= Ray Davis (musician) =

American bass singer (1940–2005)

Raymond Davis (March 29, 1940 – July 5, 2005) was the original bass singer and one of the founding members of The Parliaments, and subsequently the bands Parliament, and Funkadelic, collectively known as P-Funk. His regular nickname while he was with those groups was "Sting Ray" Davis. Aside from George Clinton, he was the only original member of the Parliaments not to leave the Parliament-Funkadelic conglomerate in 1977. He is a member of the Rock and Roll Hall of Fame, inducted in 1997 with fifteen other members of Parliament-Funkadelic.

==Biography==
He was born in Sumter, South Carolina to Julius and Carrie Bell (Pack) Davis, and worked with Roger Troutman and Zapp in the early to mid-1980s.

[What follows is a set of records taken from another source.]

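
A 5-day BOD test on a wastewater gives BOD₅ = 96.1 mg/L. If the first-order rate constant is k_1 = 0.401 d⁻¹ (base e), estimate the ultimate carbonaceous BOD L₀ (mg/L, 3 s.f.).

L₀ ≈ 111 mg/L

BOD₅ = L₀(1 − e^(−5k_1)) ⇒ L₀ = BOD₅ / (1 − e^(−5×0.401))
= 96.1 / (1 − 0.1347) = 96.1 / 0.8653 = 111.1 mg/L.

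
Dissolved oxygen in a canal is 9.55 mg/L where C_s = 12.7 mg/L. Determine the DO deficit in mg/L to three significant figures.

D = C_s − C = 12.7 − 9.55 = 3.15 mg/L.

D ≈ 3.15 mg/L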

His distinctive bass can be heard on "I Can Make You Dance," and "Do Wa Ditty." He was also briefly in a later period line-up of The Temptations, joining after the death of original bass singer Melvin Franklin, and appearing on the 1995 album For Lovers Only. Davis left the group after being diagnosed with throat cancer. In later years, he performed with former Temptation Glenn Leonard in Leonard's group, The Temptations Experience. And in 1998, along with original Parliament-Funkadelic members Clarence "Fuzzy" Haskins, Calvin Simon, and "Shady Grady" Thomas, he formed the Original P.

Davis died in New Brunswick, New Jersey on July 5, 2005, at the age of 65, of respiratory problems.